George Rodrigue: Portraits of the UL Flora Levy Lecturers

George Rodrigue’s portrait of Shirley Ann Grau, 1983

Beginning in 1980, George Rodrigue painted the portrait of each year’s guest lecturer at what we now call the University of Louisiana at Lafayette. The speaker series was conceived by Professor Maurice DuQuesnay and funded by the friend he made at the Lafayette synagogue, Flora Levy, an heiress and philanthropist who eventually left her fortune to the university.
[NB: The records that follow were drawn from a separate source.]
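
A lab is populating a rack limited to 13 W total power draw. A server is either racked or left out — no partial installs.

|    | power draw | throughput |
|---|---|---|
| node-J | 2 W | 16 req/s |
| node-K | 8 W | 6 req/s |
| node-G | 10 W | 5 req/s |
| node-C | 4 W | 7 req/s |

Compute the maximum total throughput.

Treat it as a binary knapsack problem.
Take node-J and node-C: power draw 2 + 4 = 6 ≤ 13, throughput 16 + 7 = 23.
No other feasible combination does better.

23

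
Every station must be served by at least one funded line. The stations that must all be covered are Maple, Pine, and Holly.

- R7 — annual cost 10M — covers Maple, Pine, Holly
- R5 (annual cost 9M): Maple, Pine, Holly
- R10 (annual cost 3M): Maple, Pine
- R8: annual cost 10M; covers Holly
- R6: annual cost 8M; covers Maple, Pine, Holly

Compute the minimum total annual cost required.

The greedy cost-per-new-station heuristic would pick R10 and R6 for 11, but a cheaper cover exists.
R6 alone covers Maple, Pine, Holly — every station.
Total annual cost: 8.
No cover costs less than 8.

8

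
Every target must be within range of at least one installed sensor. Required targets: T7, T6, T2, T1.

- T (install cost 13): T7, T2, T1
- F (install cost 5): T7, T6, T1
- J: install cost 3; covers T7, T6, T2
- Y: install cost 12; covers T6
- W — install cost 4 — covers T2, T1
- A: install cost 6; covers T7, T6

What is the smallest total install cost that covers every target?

7

Choose J and W: together they cover T7, T6, T2, T1 — every target.
Total install cost: 3 + 4 = 7.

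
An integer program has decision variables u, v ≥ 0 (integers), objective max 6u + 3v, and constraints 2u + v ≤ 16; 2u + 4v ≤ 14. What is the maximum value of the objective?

42

(u,v)=(7,0) is feasible, giving 42.
(u,v)=(6,0) is feasible, giving 36.
Maximum is 42 at (u,v)=(7,0).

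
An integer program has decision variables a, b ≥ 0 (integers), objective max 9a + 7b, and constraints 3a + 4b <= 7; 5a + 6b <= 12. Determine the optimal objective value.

The continuous relaxation peaks at (2.33, 0) with value 21.00; rounding to a feasible lattice point costs some objective.
(a,b)=(2,0): 3·2+4·0=6≤7, 5·2+6·0=10≤12, objective 18.
(a,b)=(1,1): 3·1+4·1=7≤7, 5·1+6·1=11≤12, objective 16.
Maximum is 18 at (a,b)=(2,0).

18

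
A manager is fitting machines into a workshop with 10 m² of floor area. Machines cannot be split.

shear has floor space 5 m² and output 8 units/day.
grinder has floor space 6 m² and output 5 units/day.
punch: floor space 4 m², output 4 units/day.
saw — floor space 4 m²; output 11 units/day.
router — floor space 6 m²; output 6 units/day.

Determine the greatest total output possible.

saw + router: floor space 4 + 6 = 10 ≤ 10, output 11 + 6 = 17.
shear + saw: floor space 5 + 4 = 9 ≤ 10, output 8 + 11 = 19.
grinder + saw: floor space 6 + 4 = 10 ≤ 10, output 5 + 11 = 16.
Best is shear and saw with total output 19.

19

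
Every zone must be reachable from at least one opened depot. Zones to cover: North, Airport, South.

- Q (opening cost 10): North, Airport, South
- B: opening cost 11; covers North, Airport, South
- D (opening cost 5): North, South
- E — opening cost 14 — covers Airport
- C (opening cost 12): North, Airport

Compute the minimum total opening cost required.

10

This is an integer covering problem.
The greedy cost-per-new-zone heuristic would pick D and Q for 15, but a cheaper cover exists.
Q alone covers North, Airport, South — every zone.
Total opening cost: 10.
No cover costs less than 10.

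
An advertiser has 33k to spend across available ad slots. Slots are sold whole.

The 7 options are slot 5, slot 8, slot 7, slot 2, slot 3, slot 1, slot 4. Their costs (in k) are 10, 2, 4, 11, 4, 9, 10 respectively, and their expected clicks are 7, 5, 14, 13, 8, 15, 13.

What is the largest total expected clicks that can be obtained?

55

Allowing fractional choices, the relaxed optimum would be about 59.7, but ad slots are indivisible.
slot 8 + slot 7 + slot 2 + slot 3 + slot 1: cost 2 + 4 + 11 + 4 + 9 = 30 ≤ 33, expected clicks 5 + 14 + 13 + 8 + 15 = 55.
slot 8 + slot 7 + slot 3 + slot 1 + slot 4: cost 2 + 4 + 4 + 9 + 10 = 29 ≤ 33, expected clicks 5 + 14 + 8 + 15 + 13 = 55.
The maximum expected clicks is 55; one optimal choice is slot 8, slot 7, slot 3, slot 1, and slot 4.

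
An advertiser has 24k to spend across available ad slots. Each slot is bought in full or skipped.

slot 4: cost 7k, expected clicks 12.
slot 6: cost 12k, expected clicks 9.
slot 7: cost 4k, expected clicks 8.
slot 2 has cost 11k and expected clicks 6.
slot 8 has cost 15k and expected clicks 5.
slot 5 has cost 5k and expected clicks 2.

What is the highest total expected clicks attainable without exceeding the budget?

29

slot 4 + slot 6 + slot 7: cost 7 + 12 + 4 = 23 ≤ 24, expected clicks 12 + 9 + 8 = 29.
slot 4 + slot 7 + slot 2: cost 7 + 4 + 11 = 22 ≤ 24, expected clicks 12 + 8 + 6 = 26.
Best is slot 4, slot 6, and slot 7 with total expected clicks 29.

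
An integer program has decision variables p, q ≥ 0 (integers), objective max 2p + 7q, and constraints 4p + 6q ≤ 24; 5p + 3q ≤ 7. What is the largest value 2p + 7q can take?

14

The continuous relaxation peaks at (0, 2.33) with value 16.33; rounding to a feasible lattice point costs some objective.
(p,q)=(0,2): 4·0+6·2=12≤24, 5·0+3·2=6≤7, objective 14.
(p,q)=(0,1): 4·0+6·1=6≤24, 5·0+3·1=3≤7, objective 7.
No feasible integer point exceeds 14.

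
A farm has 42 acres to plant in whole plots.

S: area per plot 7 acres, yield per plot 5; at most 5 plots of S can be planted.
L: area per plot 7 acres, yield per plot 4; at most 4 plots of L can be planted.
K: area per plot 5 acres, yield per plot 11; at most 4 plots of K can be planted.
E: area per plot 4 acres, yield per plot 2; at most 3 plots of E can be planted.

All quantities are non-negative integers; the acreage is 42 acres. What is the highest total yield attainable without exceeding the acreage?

2×S, 4×K, and 2×E: area 42 ≤ 42, yield 2·5 + 4·11 + 2·2 = 58.
3×S and 4×K: area 41 ≤ 42, yield 3·5 + 4·11 = 59.
Best is 59.

59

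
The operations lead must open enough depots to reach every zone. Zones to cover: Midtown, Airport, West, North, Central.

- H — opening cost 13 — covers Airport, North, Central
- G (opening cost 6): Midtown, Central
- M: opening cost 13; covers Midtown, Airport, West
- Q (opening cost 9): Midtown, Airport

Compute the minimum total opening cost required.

The greedy cost-per-new-zone heuristic would pick G, H, and M for 32, but a cheaper cover exists.
Choose H and M: together they cover Midtown, Airport, West, North, Central — every zone.
Total opening cost: 13 + 13 = 26.
No cover costs less than 26.

26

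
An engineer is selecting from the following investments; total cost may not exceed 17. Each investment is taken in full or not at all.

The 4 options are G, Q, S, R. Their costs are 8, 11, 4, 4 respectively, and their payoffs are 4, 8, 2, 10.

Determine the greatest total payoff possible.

Q + R: cost 11 + 4 = 15 ≤ 17, payoff 8 + 10 = 18.
G + R: cost 8 + 4 = 12 ≤ 17, payoff 4 + 10 = 14.
G + S + R: cost 8 + 4 + 4 = 16 ≤ 17, payoff 4 + 2 + 10 = 16.
Best is Q and R with total payoff 18.

18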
Rodrigue lived in Lafayette at the time, and he supported the university where he attended his first intensive art classes. That time included his studies with Professor Calvin Harlan in 1963, where Rodrigue created a design book over many months — a project that ultimately landed him at a prestigious graduate school, the Art Center College of Design in Los Angeles.

In most cases the speakers posed for photographs which Rodrigue then used as a guide in painting their portrait. DuQuesnay provided a list of key elements from important works by each guest lecturer to incorporate into the portrait. These portraits became a way for Rodrigue to give back to his alma mater.
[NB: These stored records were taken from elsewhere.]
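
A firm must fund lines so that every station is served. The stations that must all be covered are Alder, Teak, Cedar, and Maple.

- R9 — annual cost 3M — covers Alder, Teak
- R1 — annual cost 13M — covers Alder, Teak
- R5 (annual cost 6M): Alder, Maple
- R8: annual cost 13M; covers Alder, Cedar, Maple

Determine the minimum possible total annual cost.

The greedy cost-per-new-station heuristic would pick R9, R5, and R8 for 22, but a cheaper cover exists.
Choose R9 and R8: together they cover Alder, Teak, Cedar, Maple — every station.
Total annual cost: 3 + 13 = 16.
No cover costs less than 16.

16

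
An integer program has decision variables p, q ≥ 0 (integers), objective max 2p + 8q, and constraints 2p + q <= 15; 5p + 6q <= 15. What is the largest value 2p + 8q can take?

16

(p,q)=(0,2): 2·0+1·2=2≤15, 5·0+6·2=12≤15, objective 16.
(p,q)=(1,1): 2·1+1·1=3≤15, 5·1+6·1=11≤15, objective 10.
(p,q)=(0,1): 2·0+1·1=1≤15, 5·0+6·1=6≤15, objective 8.
Maximum is 16 at (p,q)=(0,2).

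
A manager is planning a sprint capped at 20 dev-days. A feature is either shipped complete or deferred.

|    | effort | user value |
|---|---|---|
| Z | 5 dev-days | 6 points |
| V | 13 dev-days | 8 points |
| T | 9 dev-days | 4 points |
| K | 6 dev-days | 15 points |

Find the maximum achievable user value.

Allowing fractional choices, the relaxed optimum would be about 26.5, but features are indivisible.
Z + T + K: effort 5 + 9 + 6 = 20 ≤ 20, user value 6 + 4 + 15 = 25.
V + K: effort 13 + 6 = 19 ≤ 20, user value 8 + 15 = 23.
Best is Z, T, and K with total user value 25.

25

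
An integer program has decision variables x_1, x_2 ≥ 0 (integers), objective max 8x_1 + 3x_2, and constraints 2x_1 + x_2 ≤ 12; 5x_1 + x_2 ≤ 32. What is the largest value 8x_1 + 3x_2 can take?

48

(x_1,x_2)=(6,0): 2·6+1·0=12≤12, 5·6+1·0=30≤32, objective 48.
(x_1,x_2)=(5,1): 2·5+1·1=11≤12, 5·5+1·1=26≤32, objective 43.
(x_1,x_2)=(5,0): 2·5+1·0=10≤12, 5·5+1·0=25≤32, objective 40.
Maximum is 48 at (x_1,x_2)=(6,0).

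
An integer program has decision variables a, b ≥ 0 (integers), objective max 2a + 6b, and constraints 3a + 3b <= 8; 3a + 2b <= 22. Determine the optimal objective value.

(a,b)=(0,2): 3·0+3·2=6≤8, 3·0+2·2=4≤22, objective 12.
(a,b)=(1,1): 3·1+3·1=6≤8, 3·1+2·1=5≤22, objective 8.
No feasible integer point exceeds 12.

12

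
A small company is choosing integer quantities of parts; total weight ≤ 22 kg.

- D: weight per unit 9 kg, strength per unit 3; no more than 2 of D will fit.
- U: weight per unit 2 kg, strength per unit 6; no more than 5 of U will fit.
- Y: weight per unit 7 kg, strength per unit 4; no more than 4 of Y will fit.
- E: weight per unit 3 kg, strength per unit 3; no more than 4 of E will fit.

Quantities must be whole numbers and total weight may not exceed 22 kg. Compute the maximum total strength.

42

This is a bounded integer knapsack.
5×U and 4×E: weight 22 ≤ 22, strength 5·6 + 4·3 = 42.
5×U and 3×E: weight 19 ≤ 22, strength 5·6 + 3·3 = 39.
Best is 42.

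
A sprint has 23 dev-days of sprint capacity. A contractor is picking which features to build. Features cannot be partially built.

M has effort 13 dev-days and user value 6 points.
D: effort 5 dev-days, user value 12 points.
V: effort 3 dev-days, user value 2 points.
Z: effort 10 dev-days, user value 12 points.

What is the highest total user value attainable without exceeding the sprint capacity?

26

Take D, V, and Z: effort 5 + 3 + 10 = 18 ≤ 23, user value 12 + 2 + 12 = 26.
No other feasible combination does better.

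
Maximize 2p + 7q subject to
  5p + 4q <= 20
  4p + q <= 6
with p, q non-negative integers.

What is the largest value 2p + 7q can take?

(p,q)=(0,5): 5·0+4·5=20≤20, 4·0+1·5=5≤6, objective 35.
(p,q)=(0,4): 5·0+4·4=16≤20, 4·0+1·4=4≤6, objective 28.
The best lattice point is (0,5), giving 35.

35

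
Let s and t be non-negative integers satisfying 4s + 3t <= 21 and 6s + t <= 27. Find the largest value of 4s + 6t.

42

(s,t)=(0,7) is feasible, giving 42.
(s,t)=(0,6) is feasible, giving 36.
No feasible integer point exceeds 42.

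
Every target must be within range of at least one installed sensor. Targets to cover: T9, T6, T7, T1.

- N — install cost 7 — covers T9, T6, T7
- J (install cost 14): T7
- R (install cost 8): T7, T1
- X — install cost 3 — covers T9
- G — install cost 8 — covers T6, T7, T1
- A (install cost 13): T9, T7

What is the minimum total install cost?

11

The greedy cost-per-new-target heuristic would pick N and R for 15, but a cheaper cover exists.
Choose X and G: together they cover T9, T6, T7, T1 — every target.
Total install cost: 3 + 8 = 11.
No cover costs less than 11.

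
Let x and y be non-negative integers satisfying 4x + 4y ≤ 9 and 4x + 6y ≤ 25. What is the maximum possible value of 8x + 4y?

The continuous relaxation peaks at (2.25, 0) with value 18.00; rounding to a feasible lattice point costs some objective.
(x,y)=(2,0): 4·2+4·0=8≤9, 4·2+6·0=8≤25, objective 16.
(x,y)=(1,1): 4·1+4·1=8≤9, 4·1+6·1=10≤25, objective 12.
(x,y)=(1,0): 4·1+4·0=4≤9, 4·1+6·0=4≤25, objective 8.
The best lattice point is (2,0), giving 16.

16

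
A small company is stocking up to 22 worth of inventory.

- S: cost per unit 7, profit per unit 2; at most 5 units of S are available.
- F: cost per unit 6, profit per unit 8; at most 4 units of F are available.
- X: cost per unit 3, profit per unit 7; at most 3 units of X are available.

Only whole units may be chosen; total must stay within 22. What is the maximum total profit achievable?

37

2×F and 3×X: cost 21 ≤ 22, profit 2·8 + 3·7 = 37.
3×F and 1×X: cost 21 ≤ 22, profit 3·8 + 1·7 = 31.
Best is 37.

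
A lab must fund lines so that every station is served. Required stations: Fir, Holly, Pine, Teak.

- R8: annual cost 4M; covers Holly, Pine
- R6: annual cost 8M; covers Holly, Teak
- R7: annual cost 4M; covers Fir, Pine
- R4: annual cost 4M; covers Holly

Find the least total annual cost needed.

12

This is an integer covering problem.
The greedy cost-per-new-station heuristic would pick R8, R7, and R6 for 16, but a cheaper cover exists.
Choose R6 and R7: together they cover Fir, Holly, Pine, Teak — every station.
Total annual cost: 8 + 4 = 12.
No cover costs less than 12.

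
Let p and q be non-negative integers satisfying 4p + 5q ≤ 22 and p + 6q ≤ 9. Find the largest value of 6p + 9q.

30

(p,q)=(5,0): 4·5+5·0=20≤22, 1·5+6·0=5≤9, objective 30.
(p,q)=(3,1): 4·3+5·1=17≤22, 1·3+6·1=9≤9, objective 27.
(p,q)=(4,0): 4·4+5·0=16≤22, 1·4+6·0=4≤9, objective 24.
(p,q)=(3,0): 4·3+5·0=12≤22, 1·3+6·0=3≤9, objective 18.
The best lattice point is (5,0), giving 30.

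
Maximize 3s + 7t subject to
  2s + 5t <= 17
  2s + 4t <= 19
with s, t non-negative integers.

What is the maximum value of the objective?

25

The continuous relaxation peaks at (8.5, 0) with value 25.50; rounding to a feasible lattice point costs some objective.
(s,t)=(6,1) is feasible, giving 25.
(s,t)=(8,0) is feasible, giving 24.
(s,t)=(5,1) is feasible, giving 22.
No feasible integer point exceeds 25.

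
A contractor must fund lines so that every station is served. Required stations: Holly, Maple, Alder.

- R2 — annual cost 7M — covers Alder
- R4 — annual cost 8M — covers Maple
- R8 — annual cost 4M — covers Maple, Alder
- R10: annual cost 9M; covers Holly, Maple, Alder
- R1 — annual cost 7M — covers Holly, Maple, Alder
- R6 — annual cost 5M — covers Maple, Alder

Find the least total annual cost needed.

R1 alone covers Holly, Maple, Alder — every station.
Total annual cost: 7.

7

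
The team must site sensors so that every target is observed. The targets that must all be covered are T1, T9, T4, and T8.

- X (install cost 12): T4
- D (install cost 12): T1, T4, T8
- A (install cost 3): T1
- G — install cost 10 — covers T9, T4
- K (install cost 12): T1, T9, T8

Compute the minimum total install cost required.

22

The greedy cost-per-new-target heuristic would pick A, G, and D for 25, but a cheaper cover exists.
Choose D and G: together they cover T1, T9, T4, T8 — every target.
Total install cost: 12 + 10 = 22.
No cover costs less than 22.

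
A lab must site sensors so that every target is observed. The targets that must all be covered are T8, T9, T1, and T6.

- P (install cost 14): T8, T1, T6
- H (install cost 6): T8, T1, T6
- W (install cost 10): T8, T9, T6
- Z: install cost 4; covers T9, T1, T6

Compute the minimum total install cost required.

10

Choose H and Z: together they cover T8, T9, T1, T6 — every target.
Total install cost: 6 + 4 = 10.
No cover costs less than 10.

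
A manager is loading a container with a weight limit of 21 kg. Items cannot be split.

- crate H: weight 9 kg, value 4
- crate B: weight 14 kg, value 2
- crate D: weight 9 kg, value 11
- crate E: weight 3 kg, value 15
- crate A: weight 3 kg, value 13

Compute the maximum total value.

This is a 0-1 knapsack instance.
Allowing fractional choices, the relaxed optimum would be about 41.7, but items are indivisible.
crate D + crate E + crate A: weight 9 + 3 + 3 = 15 ≤ 21, value 11 + 15 + 13 = 39.
crate H + crate E + crate A: weight 9 + 3 + 3 = 15 ≤ 21, value 4 + 15 + 13 = 32.
Best is crate D, crate E, and crate A with total value 39.

39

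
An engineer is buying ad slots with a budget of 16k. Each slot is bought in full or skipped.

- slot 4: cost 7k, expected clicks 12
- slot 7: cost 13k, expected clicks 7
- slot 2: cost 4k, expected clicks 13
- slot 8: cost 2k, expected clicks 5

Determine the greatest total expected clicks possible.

This is a 0-1 knapsack instance.
slot 2 + slot 8: cost 4 + 2 = 6 ≤ 16, expected clicks 13 + 5 = 18.
slot 4 + slot 2 + slot 8: cost 7 + 4 + 2 = 13 ≤ 16, expected clicks 12 + 13 + 5 = 30.
slot 4 + slot 2: cost 7 + 4 = 11 ≤ 16, expected clicks 12 + 13 = 25.
Best is slot 4, slot 2, and slot 8 with total expected clicks 30.

30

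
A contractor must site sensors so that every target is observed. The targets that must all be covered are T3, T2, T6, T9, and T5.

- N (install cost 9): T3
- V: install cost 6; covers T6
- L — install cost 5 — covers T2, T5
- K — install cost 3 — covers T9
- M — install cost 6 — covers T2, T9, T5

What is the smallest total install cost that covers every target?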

The exhibition includes portraits of Flora Levy, Robert Coles, Bruno Bettelheim, Peter Gay, Walker Percy, Father Avery Dulles, Sophie Freud and others.

This exhibition is a partnership between the Paul and Lulu Hilliard University Art Museum and the George Rodrigue Foundation of the Arts. The exhibit is on view at the University Art Museum in Lafayette through Jan. 2.